A Telegram news channel affiliated with Iraq’s Popular Mobilization Units (PMU), Sabereen News, had initially reported that a number of missiles landed in the vicinity of the US-controlled oilfield and base.

Additionally, the Syrian-based, Arabic language Radio Souryana reported that several loud explosions were heard coming from within the military facility, and that US attack helicopters were seen flying over the base at low altitude shortly after.

CENTCOM spokesman, Joe Buccino, said as a follow-up to the US statement that attacks “of this kind place Coalition Forces and the civilian populace at risk and undermine the hard-earned stability and security of Syria and the region.”

The US military base in the Al-Omar oilfield is regularly attacked by either drones or missiles, usually launched by unidentified groups. The attacks are often attributed to Iran’s Islamic Revolutionary Guard Corps (IRGC) by opposition media.

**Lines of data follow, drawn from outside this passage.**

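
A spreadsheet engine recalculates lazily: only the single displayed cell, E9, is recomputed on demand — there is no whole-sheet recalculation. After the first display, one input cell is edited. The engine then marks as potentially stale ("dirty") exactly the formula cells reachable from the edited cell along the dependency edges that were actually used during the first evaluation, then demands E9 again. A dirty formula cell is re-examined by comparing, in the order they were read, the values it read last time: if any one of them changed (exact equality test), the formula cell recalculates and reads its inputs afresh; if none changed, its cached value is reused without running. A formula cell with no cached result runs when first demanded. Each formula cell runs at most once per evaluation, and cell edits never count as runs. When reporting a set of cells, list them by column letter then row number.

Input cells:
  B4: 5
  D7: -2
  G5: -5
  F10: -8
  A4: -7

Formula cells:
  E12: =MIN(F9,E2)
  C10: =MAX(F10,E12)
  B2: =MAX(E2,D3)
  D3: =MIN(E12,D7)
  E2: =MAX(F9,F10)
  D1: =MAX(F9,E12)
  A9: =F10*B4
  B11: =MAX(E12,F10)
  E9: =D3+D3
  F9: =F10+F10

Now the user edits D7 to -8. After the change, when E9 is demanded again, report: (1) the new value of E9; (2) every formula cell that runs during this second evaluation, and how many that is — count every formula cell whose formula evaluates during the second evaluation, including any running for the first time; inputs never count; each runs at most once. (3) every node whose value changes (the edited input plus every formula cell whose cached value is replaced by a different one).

First evaluation (everything demanded from the output):
  F9 = -8 + -8 = -16
  E2 = MAX(-16, -8) = -8
  E12 = MIN(-16, -8) = -16
  D3 = MIN(-16, -2) = -16
  E9 = -16 + -16 = -32

Propagation after the edit:
  D3: runs — D7 -2->-8; result -16 (same value as before).
  E9: checked — values it read are unchanged (D3 unchanged, D3 unchanged); reused cached -32 without running.

Key observation: the change is absorbed at D3 — it re-runs but produces the same value, and the output's value is unchanged.

New value of E9: -32.
Formula cells that run: D3 — 1 in total.
Values that change: D7.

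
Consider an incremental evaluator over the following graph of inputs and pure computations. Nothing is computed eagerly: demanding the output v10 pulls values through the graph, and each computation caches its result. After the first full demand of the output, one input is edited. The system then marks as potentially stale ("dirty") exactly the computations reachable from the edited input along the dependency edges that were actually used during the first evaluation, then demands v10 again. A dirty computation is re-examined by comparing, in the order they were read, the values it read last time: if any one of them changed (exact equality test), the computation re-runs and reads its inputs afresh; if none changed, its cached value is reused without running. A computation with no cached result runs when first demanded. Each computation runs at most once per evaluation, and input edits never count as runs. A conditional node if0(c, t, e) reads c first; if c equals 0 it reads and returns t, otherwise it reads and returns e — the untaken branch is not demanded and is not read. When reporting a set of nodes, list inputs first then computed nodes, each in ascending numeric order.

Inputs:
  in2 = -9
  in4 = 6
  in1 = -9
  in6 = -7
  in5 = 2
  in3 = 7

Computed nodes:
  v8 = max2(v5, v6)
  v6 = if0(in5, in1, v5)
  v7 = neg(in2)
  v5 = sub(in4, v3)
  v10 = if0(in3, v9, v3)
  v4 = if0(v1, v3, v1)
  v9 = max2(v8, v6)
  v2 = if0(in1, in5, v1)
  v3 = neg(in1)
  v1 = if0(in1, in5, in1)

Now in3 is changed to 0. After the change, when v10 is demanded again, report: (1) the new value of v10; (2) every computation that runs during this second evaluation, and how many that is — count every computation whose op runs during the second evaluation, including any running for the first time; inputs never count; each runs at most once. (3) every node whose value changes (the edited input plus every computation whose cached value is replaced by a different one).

v10 now evaluates to -3.
Run set: v5, v6, v8, v9, v10 (5 run).
Changed values: in3, v10.
The important point: the flipped condition pulls in fresh nodes; v5, v6, v8, v9 run for the first time.

Initial pass — values computed on the first demand:
  v3 = neg(-9) = 9
  v10 = if0(in3=7 -> else branch v3) = 9

Second demand — change propagation:
  v5: newly demanded (no cache) — executes and yields -3.
  v6: newly demanded (no cache) — executes and yields -3.
  v8: newly demanded (no cache) — executes and yields -3.
  v9: newly demanded (no cache) — executes and yields -3.
  v10: re-runs because in3 7->0; new result -3.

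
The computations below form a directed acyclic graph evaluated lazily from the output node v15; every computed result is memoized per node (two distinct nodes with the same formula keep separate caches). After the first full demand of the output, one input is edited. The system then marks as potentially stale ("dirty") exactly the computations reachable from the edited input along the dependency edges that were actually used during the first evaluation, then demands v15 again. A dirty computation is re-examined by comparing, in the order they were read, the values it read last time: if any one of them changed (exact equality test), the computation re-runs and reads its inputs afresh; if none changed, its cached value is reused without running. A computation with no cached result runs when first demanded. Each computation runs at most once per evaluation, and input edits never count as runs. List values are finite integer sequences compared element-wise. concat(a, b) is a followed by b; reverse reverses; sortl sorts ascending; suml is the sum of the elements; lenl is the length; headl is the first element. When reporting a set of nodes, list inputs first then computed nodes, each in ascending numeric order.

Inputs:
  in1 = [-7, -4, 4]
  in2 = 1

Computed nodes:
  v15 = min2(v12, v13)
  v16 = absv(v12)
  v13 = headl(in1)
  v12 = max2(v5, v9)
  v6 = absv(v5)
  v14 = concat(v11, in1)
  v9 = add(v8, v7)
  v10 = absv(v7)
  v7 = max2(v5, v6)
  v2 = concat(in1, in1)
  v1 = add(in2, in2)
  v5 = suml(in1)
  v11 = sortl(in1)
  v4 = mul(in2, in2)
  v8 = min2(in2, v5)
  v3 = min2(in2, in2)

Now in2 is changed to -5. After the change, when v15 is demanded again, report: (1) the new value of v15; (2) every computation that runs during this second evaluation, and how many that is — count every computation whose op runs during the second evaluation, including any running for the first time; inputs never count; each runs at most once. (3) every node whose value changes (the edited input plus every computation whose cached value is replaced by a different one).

Demanding v15 again yields -7.
1 computations run: v8.
The nodes whose values change: in2.
Note the absorption at v8: it re-runs yet its value is the same, leaving the output's value untouched.

First demand of the output computes:
  v5 = suml([-7, -4, 4]) = -7
  v6 = absv(-7) = 7
  v7 = max2(-7, 7) = 7
  v8 = min2(1, -7) = -7
  v9 = add(-7, 7) = 0
  v12 = max2(-7, 0) = 0
  v13 = headl([-7, -4, 4]) = -7
  v15 = min2(0, -7) = -7

After the edit, cleaning proceeds:
  v8: a read changed (in2 1->-5) — executes, giving -7 — identical to its old value.
  v9: dirty, but its reads are unchanged (v8 unchanged, v7 unchanged); cached 0 stands.
  v12: dirty, but its reads are unchanged (v5 unchanged, v9 unchanged); cached 0 stands.
  v15: dirty, but its reads are unchanged (v12 unchanged, v13 unchanged); cached -7 stands.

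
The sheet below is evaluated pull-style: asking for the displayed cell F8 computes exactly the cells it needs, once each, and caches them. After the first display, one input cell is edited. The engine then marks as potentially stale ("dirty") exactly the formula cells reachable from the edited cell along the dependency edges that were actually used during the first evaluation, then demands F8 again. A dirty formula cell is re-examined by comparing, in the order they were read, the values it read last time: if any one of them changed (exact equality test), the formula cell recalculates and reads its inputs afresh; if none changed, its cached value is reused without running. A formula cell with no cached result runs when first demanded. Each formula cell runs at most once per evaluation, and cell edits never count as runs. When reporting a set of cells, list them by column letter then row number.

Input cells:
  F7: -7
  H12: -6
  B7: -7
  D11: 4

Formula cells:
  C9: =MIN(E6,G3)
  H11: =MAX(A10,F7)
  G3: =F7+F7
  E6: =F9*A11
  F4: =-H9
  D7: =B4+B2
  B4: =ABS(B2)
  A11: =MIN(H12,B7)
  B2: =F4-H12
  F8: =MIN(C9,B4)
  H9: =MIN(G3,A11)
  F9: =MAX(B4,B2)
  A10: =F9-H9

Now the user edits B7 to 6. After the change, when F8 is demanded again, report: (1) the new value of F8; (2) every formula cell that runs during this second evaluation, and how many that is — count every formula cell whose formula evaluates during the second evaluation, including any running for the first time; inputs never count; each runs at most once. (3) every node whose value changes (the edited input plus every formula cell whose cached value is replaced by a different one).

Demanding F8 again yields -120.
5 formula cells run: A11, C9, E6, F8, H9.
The nodes whose values change: A11, B7, C9, E6, F8.
Note where the cutoff bites: F4 is checked, finds nothing changed, and keeps its cache.

First demand of the output computes:
  A11 = MIN(-6, -7) = -7
  G3 = -7 + -7 = -14
  H9 = MIN(-14, -7) = -14
  F4 = -(-14) = 14
  B2 = 14 - -6 = 20
  B4 = ABS(20) = 20
  F9 = MAX(20, 20) = 20
  E6 = 20 * -7 = -140
  C9 = MIN(-140, -14) = -140
  F8 = MIN(-140, 20) = -140

After the edit, cleaning proceeds:
  A11: a read changed (B7 -7->6) — executes, giving -6.
  H9: a read changed (A11 -7->-6) — executes, giving -14 — identical to its old value.
  F4: dirty, but its reads are unchanged (H9 unchanged); cached 14 stands.
  B2: dirty, but its reads are unchanged (F4 unchanged, H12 unchanged); cached 20 stands.
  B4: dirty, but its reads are unchanged (B2 unchanged); cached 20 stands.
  F9: dirty, but its reads are unchanged (B4 unchanged, B2 unchanged); cached 20 stands.
  E6: a read changed (A11 -7->-6) — executes, giving -120.
  C9: a read changed (E6 -140->-120) — executes, giving -120.
  F8: a read changed (C9 -140->-120) — executes, giving -120.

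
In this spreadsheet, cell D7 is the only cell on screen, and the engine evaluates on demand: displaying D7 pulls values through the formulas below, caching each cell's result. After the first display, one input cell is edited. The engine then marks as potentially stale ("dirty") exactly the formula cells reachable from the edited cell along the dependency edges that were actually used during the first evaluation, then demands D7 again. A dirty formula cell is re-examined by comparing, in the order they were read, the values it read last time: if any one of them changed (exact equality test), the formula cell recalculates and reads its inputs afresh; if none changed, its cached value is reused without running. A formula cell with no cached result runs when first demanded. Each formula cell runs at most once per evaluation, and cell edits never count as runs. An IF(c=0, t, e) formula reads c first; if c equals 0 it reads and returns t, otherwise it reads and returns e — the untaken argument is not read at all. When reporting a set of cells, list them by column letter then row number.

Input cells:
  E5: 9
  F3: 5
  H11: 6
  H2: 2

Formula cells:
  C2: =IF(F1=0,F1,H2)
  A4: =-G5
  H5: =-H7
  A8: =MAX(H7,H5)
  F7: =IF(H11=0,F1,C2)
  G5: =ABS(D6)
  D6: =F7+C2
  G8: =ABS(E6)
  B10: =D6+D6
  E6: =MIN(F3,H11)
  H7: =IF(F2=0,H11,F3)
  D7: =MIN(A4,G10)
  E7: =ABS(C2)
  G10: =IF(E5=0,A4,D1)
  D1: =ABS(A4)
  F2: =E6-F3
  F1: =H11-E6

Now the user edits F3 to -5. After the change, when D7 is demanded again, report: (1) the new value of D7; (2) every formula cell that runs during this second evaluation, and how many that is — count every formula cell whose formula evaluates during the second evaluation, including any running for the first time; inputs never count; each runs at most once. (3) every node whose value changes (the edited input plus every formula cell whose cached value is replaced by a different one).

Initial pass — values computed on the first demand:
  E6 = MIN(5, 6) = 5
  F1 = 6 - 5 = 1
  C2 = IF(F1=0: F1=1 -> else branch H2) = 2
  F7 = IF(H11=0: H11=6 -> else branch C2) = 2
  D6 = 2 + 2 = 4
  G5 = ABS(4) = 4
  A4 = -(4) = -4
  D1 = ABS(-4) = 4
  G10 = IF(E5=0: E5=9 -> else branch D1) = 4
  D7 = MIN(-4, 4) = -4

Second demand — change propagation:
  E6: re-runs because F3 5->-5; new result -5.
  F1: re-runs because E6 5->-5; new result 11.
  C2: re-runs because F1 1->11; new result 2 (unchanged).
  F7: re-examined; everything it read last time is the same (H11 unchanged, C2 unchanged) — cache 2 kept, no run.
  D6: re-examined; everything it read last time is the same (F7 unchanged, C2 unchanged) — cache 4 kept, no run.
  G5: re-examined; everything it read last time is the same (D6 unchanged) — cache 4 kept, no run.
  A4: re-examined; everything it read last time is the same (G5 unchanged) — cache -4 kept, no run.
  D1: re-examined; everything it read last time is the same (A4 unchanged) — cache 4 kept, no run.
  G10: re-examined; everything it read last time is the same (E5 unchanged, D1 unchanged) — cache 4 kept, no run.
  D7: re-examined; everything it read last time is the same (A4 unchanged, G10 unchanged) — cache -4 kept, no run.

The important point: C2 recomputes to an identical value, and the output ends up unchanged.

D7 now evaluates to -4.
Run set: C2, E6, F1 (3 run).
Changed values: E6, F1, F3.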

Other US bases in Syria have fallen under attack on several occasions as well, signifying growing discontent with Washington’s illegal military presence in the country, which centers around the plundering of Syrian natural resources under the guise of confronting ISIS.

This discontent has resulted in several instances of Syrian resistance against US occupying forces, aside from rocket or drone operations. Just a few days ago, a US military convoy was forced to return to its base after being expelled by local Syrians in Qamishli.

At the start of the month, Syrian Arab Army (SAA) soldiers blocked a convoy of US soldiers in the northeastern governorate of Hasakah, forcing them to turn back. Such incidents have become common in Syria.

Despite the growing discontent, however, the US has recently expressed that it has no plans to withdraw from Syria or end its draconian sanction policy against Damascus.